« Il me persuada que si, par mon concours, il devenait le gendre du roi, — ce qui, comme je pouvais voir, l’élèverait aussi près du roi qu’un homme puisse s’élever, — il m’en récompenserait généreusement et n’oublierait jamais un si grand bienfait ; ajoutant que, de préférence à sa femme et à toute autre, il serait toujours mon amant.

« Moi, qui étais toute portée à le satisfaire, je ne sus ou je ne voulus pas le contredire, et je n’eus de contentement que le jour où je l’eus satisfait. Je saisis la première occasion qui se présenta de parler de lui et d’en faire un grand éloge ; et j’appliquai tout mon savoir, tous mes soins, à rendre Ginevra amoureuse de mon amant.

« Je fis consciencieusement tout ce qui se pouvait faire, Dieu le sait ; mais je ne pus jamais obtenir de Ginevra qu’elle prît mon duc en faveur ; et cela, parce qu’elle avait appliqué toutes ses pensées, tous ses désirs, à aimer un gentil chevalier, beau et courtois, venu de lointains pays en Écosse.

« Il était venu d’Italie, avec son jeune frère, s’établir à cette cour. Il devint depuis si parfait dans le métier des armes, que la Bretagne n’avait pas de chevalier plus accompli. Le roi l’aimait et le montra effectivement en lui donnant en abondance des châteaux, des villes et des dignités qui le firent l’égal des grands barons.

« Cher au roi, plus cher encore à sa fille était ce chevalier, nommé Ariodant, parce qu’il était merveilleusement courageux, mais surtout parce qu’elle savait qu’elle en était aimée. Elle savait que ni le Vésuve, ni le volcan de Sicile, ni Troie ne brûlèrent jamais d’autant de flammes qu’Ariodant en nourrissait pour elle dans tout son cœur.

« L’amour donc qu’elle portait à ce dernier, avec un cœur sincère et une foi profonde, fit qu’en faveur du duc je fus mal écoutée, et que jamais elle ne me donna une réponse qui permît d’espérer. Bien plus, quand je priais pour lui et que je m’étudiais à l’attendrir, elle, le blâmant et le dépréciant toujours, lui devenait de plus en plus ennemie.

« Souvent j’engageai mon amant à abandonner sa vaine entreprise, l’assurant qu’il n’avait pas à espérer de changer l’esprit de Ginevra, trop occupée d’un autre amour ; et je lui fis clairement connaître qu’elle était si embrasée pour Ariodant, que toute l’eau de la mer n’éteindrait pas une parcelle de son immense flamme.

« Polinesso, — c’est le nom du duc, — m’ayant entendu plusieurs fois tenir ce langage, et ayant bien vu et bien compris par lui-même que son amour était très mal accueilli, non seulement renonça à un tel amour, mais, plein de superbe, et souffrant mal de voir qu’un autre lui était préféré, changea son amour en colère et en haine.

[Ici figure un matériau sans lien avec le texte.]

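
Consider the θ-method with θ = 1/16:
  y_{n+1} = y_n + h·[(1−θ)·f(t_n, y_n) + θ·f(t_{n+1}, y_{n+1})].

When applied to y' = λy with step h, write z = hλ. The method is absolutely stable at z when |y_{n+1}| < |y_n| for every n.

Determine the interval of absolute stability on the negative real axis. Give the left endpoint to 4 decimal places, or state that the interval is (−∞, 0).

(-2.2857, 0).

Test eqn y'=λy, z=hλ:
  y_{n+1} = y_n + z·[15/16·y_n + 1/16·y_{n+1}] ⇒ (1 − 1/16z)y_{n+1} = (1 + 15/16z)y_n
  ⇒ R(z) = (1 + 15/16z)/(1 − 1/16z).

Find x<0 with |R(x)|<1.
x=-1.09: |R|=0.0205
R=−1: 1+15/16x = −1+1/16x ⇒ -7/8x=2 ⇒ x=2/(-7/8)=-2.2857
Confirm numerically:
  x=-1.934: |R|=0.72544 <1
  x=-1.877: |R|=0.67992 <1
  x=-1.652: |R|=0.49739 <1
  x=-1.513: |R|=0.38229 <1
  x=-2.788: |R|=1.37428 >1
  x=-2.762: |R|=1.35540 >1
  x=-2.362: |R|=1.05816 >1
So |R|<1 on (-2.2857, 0).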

« Et il songea à élever entre Ginevra et son amant un tel désaccord et une telle brouille, à faire naître entre eux une telle inimitié, qu’ils ne pussent plus ensuite jamais se rapprocher. Enfin, il résolut de jeter sur Ginevra une telle ignominie, que, morte ou vive, elle ne pût s’en laver. Et il se garda bien de parler à moi ni à d’autres de son inique dessein, mais il le garda pour lui seul.

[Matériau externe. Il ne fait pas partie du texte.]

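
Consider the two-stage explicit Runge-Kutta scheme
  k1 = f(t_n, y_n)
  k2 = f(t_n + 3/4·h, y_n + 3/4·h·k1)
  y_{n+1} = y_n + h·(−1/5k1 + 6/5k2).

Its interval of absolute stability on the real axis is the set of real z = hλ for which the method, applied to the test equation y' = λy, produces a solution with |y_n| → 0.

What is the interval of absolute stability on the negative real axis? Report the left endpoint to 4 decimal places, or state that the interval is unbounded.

Set f=λy, z=hλ:
  k1=λy_n ⇒ h·k1=z·y_n;  k2=λ(1+3/4z)y_n ⇒ h·k2=z(1+3/4z)y_n
  y_{n+1}/y_n = 1 − 1/5z + 6/5z(1+3/4z) = 1 + z + 9/10z²
  ⇒ R(z) = 1 + z + 9/10z².

Need |R(x)|<1, x<0.
x=-1.74: |R|=1.9848
R=1: x+9/10x²=0 ⇒ x=−10/9=-1.1111; min R=1−1/(4·9/10)=0.7222>−1
Confirm numerically:
  x=-0.876: |R|=0.81464 <1
  x=-0.844: |R|=0.79710 <1
  x=-0.647: |R|=0.72975 <1
  x=-1.674: |R|=1.84805 >1
  x=-1.482: |R|=1.49469 >1
Stable set (-1.1111, 0).

(-1.1111, 0).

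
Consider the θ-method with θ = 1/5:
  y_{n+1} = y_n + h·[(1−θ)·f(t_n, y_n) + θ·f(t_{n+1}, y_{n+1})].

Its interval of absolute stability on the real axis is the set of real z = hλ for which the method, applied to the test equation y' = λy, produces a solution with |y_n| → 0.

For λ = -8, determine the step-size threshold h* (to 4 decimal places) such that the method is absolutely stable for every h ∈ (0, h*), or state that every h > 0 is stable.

With y'=λy (z=hλ):
  y_{n+1} = y_n + z·[4/5·y_n + 1/5·y_{n+1}] ⇒ (1 − 1/5z)y_{n+1} = (1 + 4/5z)y_n
  ⇒ R(z) = (1 + 4/5z)/(1 − 1/5z).

Boundary: |R(x)|=1, x<0.
x=-0.53: |R|=0.5208
R=−1: 1+4/5x = −1+1/5x ⇒ -3/5x=2 ⇒ x=2/(-3/5)=-3.3333
Confirm numerically:
  x=-3.223: |R|=0.95975 <1
  x=-2.186: |R|=0.52101 <1
  x=-2.048: |R|=0.45289 <1
  x=-1.681: |R|=0.25805 <1
  x=-3.755: |R|=1.14449 >1
  x=-3.625: |R|=1.10145 >1
Interval (-3.3333, 0).

(-3.3333,0); λ=-8 ⇒ h* = (10/3)/8 = 0.4167.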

« Sa résolution prise : «  — Ma Dalinda, — me dit-il, — c’est ainsi que je me nomme, — il faut que tu saches que, de même que de la racine d’un arbre coupé on voit souvent pousser quatre ou six rejetons, mon obstination malheureuse, bien que tranchée par des échecs successifs, ne cesse pas de germer et voudrait arriver à la satisfaction de son désir.